Key points
- Trusts, family investment companies and advisers can help young people manage substantial wealth.
- Deciding when to start advising a young person who will inherit large sums.
- Create a financial creche for investment to inspire a beneficiary.
- Common sense and sensitivity are important.
There is an art to passing great wealth successfully between generations. It involves understanding expectations and social pressures at least as much as tax structures and investments. Social concerns can include protecting children from unwelcome attention as they grow and when they inherit: a transfer that can start to happen at a very young age. In a digital world, these concerns are even more acute.
Few substantial estates are passed on now without the protection of trusts, family investment companies and advisers. All of these help the process.
But whatever protection is given to substantial wealth, the emphasis for those passing it on is financial education and good stewardship. Above all, there is usually a family dynamic to respect and often a shared purpose.
However, as with any family, conflicts can arise and these can test the bonds holding people together. Making sure that all needs are met can involve a great deal of thought about the individuals concerned, their interests and how to find a balance with the family’s needs as a whole.
There may be duties to employees and shareholders. There may also be a wish to display a particular public profile, or even none at all.
Timing is important
Advising young people who are in line to receive life-changing fortunes therefore requires emotional intelligence and sensitivity. This is never more the case than when appointed to advise a teenager – or an even younger child.
It can be an awkward or even anxious time when an ultra-high net worth family decides to engage in educating their children or others in the family about their inheritance. Awkward because families with substantial wealth usually dislike drawing attention to themselves and that can be another reason to put off this discussion with heirs. Anxious because the instinct may be to shield children from too much knowledge about the extent of family wealth, for fear of overshadowing their childhood.

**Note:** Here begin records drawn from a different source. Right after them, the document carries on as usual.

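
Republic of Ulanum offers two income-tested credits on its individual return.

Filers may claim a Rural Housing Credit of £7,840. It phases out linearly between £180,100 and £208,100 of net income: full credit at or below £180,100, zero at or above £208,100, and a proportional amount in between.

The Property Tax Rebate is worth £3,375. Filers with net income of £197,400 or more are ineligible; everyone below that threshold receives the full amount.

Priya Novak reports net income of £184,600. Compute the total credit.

Rural Housing Credit: £184,600 is £4,500 into a £28,000 phase-out range, leaving 23,500/28,000 of the credit: £7,840 × 23,500/28,000 = £6,580.
Property Tax Rebate: £184,600 is below the £197,400 cutoff, so the full £3,375 applies.
Total: £6,580 + £3,375 = £9,955.

£9,955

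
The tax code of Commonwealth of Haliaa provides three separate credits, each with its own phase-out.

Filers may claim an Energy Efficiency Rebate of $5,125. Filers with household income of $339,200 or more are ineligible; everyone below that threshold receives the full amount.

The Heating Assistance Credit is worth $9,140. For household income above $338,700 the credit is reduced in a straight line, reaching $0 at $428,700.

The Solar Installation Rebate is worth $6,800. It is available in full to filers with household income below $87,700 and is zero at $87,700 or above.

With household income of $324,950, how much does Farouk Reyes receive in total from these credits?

Energy Efficiency Rebate: $324,950 is below the $339,200 cutoff, so the full $5,125 applies.
Heating Assistance Credit: $324,950 is at or below the $338,700 threshold, so the full $9,140 applies.
Solar Installation Rebate: $324,950 meets or exceeds the $87,700 cutoff, so the credit is $0.
Total: $5,125 + $9,140 + $0 = $14,265.

$14,265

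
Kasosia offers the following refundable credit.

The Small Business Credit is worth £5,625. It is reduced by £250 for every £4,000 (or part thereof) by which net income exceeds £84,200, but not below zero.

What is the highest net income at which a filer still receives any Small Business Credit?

After 22 increments the reduction is 22 × £250 = £5,500, leaving £125; one more increment wipes it out. Increment 22 ends at excess 22 × £4,000 = £88,000, so the highest qualifying income is £84,200 + £88,000 = £172,200.

£172,200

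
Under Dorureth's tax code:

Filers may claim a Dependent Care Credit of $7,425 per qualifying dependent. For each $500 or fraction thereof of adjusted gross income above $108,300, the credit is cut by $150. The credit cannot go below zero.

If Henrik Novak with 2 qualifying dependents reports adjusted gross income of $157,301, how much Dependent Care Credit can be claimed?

$0

Dependent Care Credit: base = 2 × $7,425 = $14,850. income exceeds $108,300 by $49,001 → 99 increments × $150 = $14,850 ≥ base, so the credit is $0.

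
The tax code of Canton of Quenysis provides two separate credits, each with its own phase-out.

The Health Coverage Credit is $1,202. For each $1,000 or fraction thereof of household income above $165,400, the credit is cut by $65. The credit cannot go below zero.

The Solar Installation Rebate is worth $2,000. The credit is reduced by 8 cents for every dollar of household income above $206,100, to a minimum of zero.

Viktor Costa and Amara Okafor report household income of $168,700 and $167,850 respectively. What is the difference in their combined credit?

$65

Viktor ($168,700): Health Coverage Credit: income exceeds $165,400 by $3,300, which is 4 full-or-partial $1,000 increments; reduction = 4 × $65 = $260, leaving $942. Solar Installation Rebate: $168,700 is at or below the $206,100 threshold, so the full $2,000 applies. total $942 + $2,000 = $2,942
Amara ($167,850): Health Coverage Credit: income exceeds $165,400 by $2,450, which is 3 full-or-partial $1,000 increments; reduction = 3 × $65 = $195, leaving $1,007. Solar Installation Rebate: $167,850 is at or below the $206,100 threshold, so the full $2,000 applies. total $1,007 + $2,000 = $3,007
Difference: |$2,942 − $3,007| = $65.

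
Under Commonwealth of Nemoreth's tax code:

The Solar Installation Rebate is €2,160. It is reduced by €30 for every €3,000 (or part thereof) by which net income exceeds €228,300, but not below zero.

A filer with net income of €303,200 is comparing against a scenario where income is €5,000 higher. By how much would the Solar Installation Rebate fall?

At €303,200 — income exceeds €228,300 by €74,900, which is 25 full-or-partial €3,000 increments; reduction = 25 × €30 = €750, leaving €1,410.
At €308,200 — income exceeds €228,300 by €79,900, which is 27 full-or-partial €3,000 increments; reduction = 27 × €30 = €810, leaving €1,350.
Lost: €1,410 − €1,350 = €60.

€60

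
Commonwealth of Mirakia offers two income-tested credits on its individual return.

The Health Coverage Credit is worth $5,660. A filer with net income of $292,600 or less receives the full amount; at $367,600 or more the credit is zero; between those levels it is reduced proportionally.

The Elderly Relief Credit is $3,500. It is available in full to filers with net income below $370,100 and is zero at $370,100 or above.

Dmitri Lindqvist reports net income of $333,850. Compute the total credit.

Health Coverage Credit: $333,850 is $41,250 into a $75,000 phase-out range, leaving 33,750/75,000 of the credit: $5,660 × 33,750/75,000 = $2,547.
Elderly Relief Credit: $333,850 is below the $370,100 cutoff, so the full $3,500 applies.
Total: $2,547 + $3,500 = $6,047.

$6,047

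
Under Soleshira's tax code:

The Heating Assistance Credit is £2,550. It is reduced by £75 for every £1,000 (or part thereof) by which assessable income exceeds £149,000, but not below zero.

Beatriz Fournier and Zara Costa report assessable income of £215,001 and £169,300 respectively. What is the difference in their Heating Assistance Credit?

£975

Beatriz (£215,001): Heating Assistance Credit: income exceeds £149,000 by £66,001 → 67 increments × £75 = £5,025 ≥ base, so the credit is £0.
Zara (£169,300): Heating Assistance Credit: income exceeds £149,000 by £20,300, which is 21 full-or-partial £1,000 increments; reduction = 21 × £75 = £1,575, leaving £975.
Difference: |£0 − £975| = £975.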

In my experience as a private client adviser, most teenage heirs do have a sense that there is considerable wealth in their lives, but rarely an idea of how much, why it is there and what they might expect to inherit.

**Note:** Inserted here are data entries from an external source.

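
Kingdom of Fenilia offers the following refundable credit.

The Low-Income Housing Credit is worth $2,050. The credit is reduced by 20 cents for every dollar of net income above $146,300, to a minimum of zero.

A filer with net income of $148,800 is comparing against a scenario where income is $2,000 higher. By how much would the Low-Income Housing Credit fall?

$400

At $148,800 — 20% of the $2,500 excess over $146,300 is $500; credit = $2,050 − $500 = $1,550.
At $150,800 — 20% of the $4,500 excess over $146,300 is $900; credit = $2,050 − $900 = $1,150.
Lost: $1,550 − $1,150 = $400.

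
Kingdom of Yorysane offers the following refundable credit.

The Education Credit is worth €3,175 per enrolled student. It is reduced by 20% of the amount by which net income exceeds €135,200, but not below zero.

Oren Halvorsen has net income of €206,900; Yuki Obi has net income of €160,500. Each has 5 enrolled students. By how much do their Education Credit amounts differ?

€9,280

Oren (€206,900): Education Credit: base = 5 × €3,175 = €15,875. 20% of the €71,700 excess over €135,200 is €14,340; credit = €15,875 − €14,340 = €1,535.
Yuki (€160,500): Education Credit: base = 5 × €3,175 = €15,875. 20% of the €25,300 excess over €135,200 is €5,060; credit = €15,875 − €5,060 = €10,815.
Difference: |€1,535 − €10,815| = €9,280.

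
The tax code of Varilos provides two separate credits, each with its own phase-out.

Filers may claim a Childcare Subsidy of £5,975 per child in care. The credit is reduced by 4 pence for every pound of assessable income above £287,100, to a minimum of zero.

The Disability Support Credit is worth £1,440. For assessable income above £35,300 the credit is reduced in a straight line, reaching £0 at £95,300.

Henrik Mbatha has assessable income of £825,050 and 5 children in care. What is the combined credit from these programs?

£8,357

Childcare Subsidy: base = 5 × £5,975 = £29,875. 4% of the £537,950 excess over £287,100 is £21,518; credit = £29,875 − £21,518 = £8,357.
Disability Support Credit: £825,050 is at or above £95,300, so the credit is £0.
Total: £8,357 + £0 = £8,357.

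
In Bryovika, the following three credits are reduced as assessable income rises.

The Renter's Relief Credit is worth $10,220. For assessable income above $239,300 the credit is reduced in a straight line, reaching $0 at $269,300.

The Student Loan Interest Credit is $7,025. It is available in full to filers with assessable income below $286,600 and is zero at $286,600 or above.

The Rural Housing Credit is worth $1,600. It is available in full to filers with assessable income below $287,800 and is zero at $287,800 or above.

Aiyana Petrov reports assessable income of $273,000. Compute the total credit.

Renter's Relief Credit: $273,000 is at or above $269,300, so the credit is $0.
Student Loan Interest Credit: $273,000 is below the $286,600 cutoff, so the full $7,025 applies.
Rural Housing Credit: $273,000 is below the $287,800 cutoff, so the full $1,600 applies.
Total: $0 + $7,025 + $1,600 = $8,625.

$8,625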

Deciding the right time to start the conversation with them is a judgment call that depends on the individuals concerned but, in my view, it is best started in the mid-teens. As the trusted adviser to one family, I was asked to help in the process of advising a 13-year-old, who was unaware that he was already due to inherit millions of pounds. I began by encouraging him to understand the idea that what is important is what things mean, not their cash value. Therefore, an important first step in preparation and education is to give a grounding in whatever combination of property, business, shareholdings or land sustains the wealth that the heir will inherit, and the expectations that come with those.
Key steps
There are some key steps I will advise a family to take as the transition takes place. For example, trusts are helpful in allowing trustees to support, protect and encourage a beneficiary. I worked with one family with an heir whose trust ‘rewards’ him by matching pound-for-pound the income he goes out and earns himself. The success of this plan has given the heir a purposeful and happy lifestyle.

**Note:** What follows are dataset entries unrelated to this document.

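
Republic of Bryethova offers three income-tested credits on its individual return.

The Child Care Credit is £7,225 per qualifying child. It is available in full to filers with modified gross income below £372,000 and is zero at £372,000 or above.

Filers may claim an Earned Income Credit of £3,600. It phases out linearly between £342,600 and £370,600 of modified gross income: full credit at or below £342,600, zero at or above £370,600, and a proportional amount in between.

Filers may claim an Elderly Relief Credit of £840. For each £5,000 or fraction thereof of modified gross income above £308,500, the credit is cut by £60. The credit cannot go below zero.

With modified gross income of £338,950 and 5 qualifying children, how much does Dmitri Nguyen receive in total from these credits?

Child Care Credit: base = 5 × £7,225 = £36,125. £338,950 is below the £372,000 cutoff, so the full £36,125 applies.
Earned Income Credit: £338,950 is at or below the £342,600 threshold, so the full £3,600 applies.
Elderly Relief Credit: income exceeds £308,500 by £30,450, which is 7 full-or-partial £5,000 increments; reduction = 7 × £60 = £420, leaving £420.
Total: £36,125 + £3,600 + £420 = £40,145.

£40,145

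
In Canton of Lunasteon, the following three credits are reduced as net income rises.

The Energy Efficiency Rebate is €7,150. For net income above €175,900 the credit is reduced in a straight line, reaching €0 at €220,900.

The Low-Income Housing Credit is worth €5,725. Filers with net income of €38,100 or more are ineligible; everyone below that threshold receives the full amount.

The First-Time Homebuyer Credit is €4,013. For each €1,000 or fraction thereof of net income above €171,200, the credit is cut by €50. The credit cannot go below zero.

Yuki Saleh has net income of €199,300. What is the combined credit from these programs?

€5,995

Energy Efficiency Rebate: €199,300 is €23,400 into a €45,000 phase-out range, leaving 21,600/45,000 of the credit: €7,150 × 21,600/45,000 = €3,432.
Low-Income Housing Credit: €199,300 meets or exceeds the €38,100 cutoff, so the credit is €0.
First-Time Homebuyer Credit: income exceeds €171,200 by €28,100, which is 29 full-or-partial €1,000 increments; reduction = 29 × €50 = €1,450, leaving €2,563.
Total: €3,432 + €0 + €2,563 = €5,995.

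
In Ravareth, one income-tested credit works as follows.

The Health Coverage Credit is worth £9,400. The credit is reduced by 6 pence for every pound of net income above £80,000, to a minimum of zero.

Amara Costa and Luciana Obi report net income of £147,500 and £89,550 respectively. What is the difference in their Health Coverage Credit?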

In any family it is important to help young people to understand money – the only difference with the very rich is the scale. One effective option where a great deal is at stake is to create a ‘financial creche’. This gives a relatively small sum of money for an heir to invest in a venture, often charitable. It acts like stabilisers on a first bicycle.
The process of managing some form of enterprise helps reduce the risks of becoming confused, overawed or reckless when the full inheritance arrives. A glance at how many lottery winners ‘blow their fortune’ shows what can go wrong. A financial creche can avoid that by inspiring and rewarding the beneficiary, not to mention giving them enormous pride in their work. But crucially, it is where financial and management lessons can be learned, and mistakes made, without threatening the substantial inheritance. It also helps personal development by giving a focus, drive and purpose.
Aside from such strategies, common sense and sensitivity are central to guiding young lives as they prepare to inherit. This enables them to enjoy their wealth and feel comfortable with any attendant duties. As an adviser, it will be interesting to see what strategies a new beneficiary generation employs to maintain and grow wealth, and how they compare with the tactics used by earlier generations.
My instinct is that teaching good stewardship directly, using experience and emotional intelligence as well as technical skills, will remain a vital part of the strategic support as wealth is passed between generations.